(My parish magazine item for September)
Last month
in these pages I said something about the Disney film, Frozen. This month I want to try to have at some similar ideas in a
more general or abstract way – analytically or philosophically, we might say,
if we were feeling pretentious! Sorry if it feels as if I’ve swallowed a
dictionary. Please do feel free to go and do something else instead!
As with
last time, I owe some of these ideas to a short talk given in the UK by New
York pastor and author, The Revd Dr Timothy Keller, and he no doubt got them
from someone else.
The
stories that we tell, Frozen
included, represent a kind of worldview, that is, a way of describing and
understanding reality and seeking to make sense of life. Indeed, the best
stories suggest a way to live.
One
dominant worldview today is called Postmodernism. That worldview is a distrust
of worldviews, a questioning of the confident scientific pronouncements of
Modernism, for example. Or to put it differently, it is a turn away from
metanarratives or big stories. There is not The Truth perhaps handed down from
heaven or from the University, but many truths, your truth and mine. We have to
find our own truths, Man.
Allied to
this is the Frozen worldview which
could be labelled “Expressive Individualism”. This is one of the main stories
that we tell ourselves in the 21st Century West. The quest here is
to find out who you really are and to be yourself, express yourself. You will
only be happy, you will only be “good” and fulfilled, we are told, if you live
authentically. Look within. We might sometimes say to the kids, “You can be
whoever you want to be, do whatever you really want to do.” Is that true?
This
raises all sorts of questions about the self. Do we decide who to be or do we
discover who we are? Can we change? Should we want to be someone else?
We tend to
trumpet freedom and even personal autonomy, but to what extent do these things
really exist? How much are we determined by our genes, our upbringing, our
society, our breakfast? What is freedom anyway? To some extent our
relationships make us. I am who I am as a person in community.
One of the
basic clashes between theistic world views such as Christianity and atheism is
around “given-ness”. Everyone accepts, or ought to, that there are some givens.
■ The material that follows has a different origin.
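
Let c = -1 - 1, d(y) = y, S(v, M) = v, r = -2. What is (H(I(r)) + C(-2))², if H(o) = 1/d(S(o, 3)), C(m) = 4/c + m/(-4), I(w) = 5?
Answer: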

We are embodied, temporal “creatures” whether we like it or not. Sparing rapid
advances in technology, we are all going to die. But what status do we give to these givens? Does “is”
lead to “ought”? As the atheist might say, do we just make the best of it, as
best we can, in this meaningless universe, or is the given reality (at least to
some extent) good? Should we try to live according to the grain of the universe
or be damned to it and do what we like?
When we reflect further on this question of
given-ness it has profound implications. For example, is my life mine to do
with as I please, or do I belong to God? For the Christian, that one question
shows that suicide is never right. Or take the issues around sexuality. To what
extent is our sexual life given or self-determined? And however I might have
been born, what status might those desires have? Should I seek to fulfil all
the desires I have, or can some desires be disordered? Are there any God-given
standards to which I ought to conform?
Big
questions. It won’t surprise you to hear that the Rector thinks the Christian
faith has convincing answers to them. Not that mystery and struggle don’t
remain, but that we can really know something of who we are and why we are here
and where we are going in Jesus Christ, the True Human Being who entered our
story and redeemed it. He is The Way, The Truth and The Life. We find our true
and proper self in him and we seek to express his inestimable praise. That is
real human flourishing. That is the true story.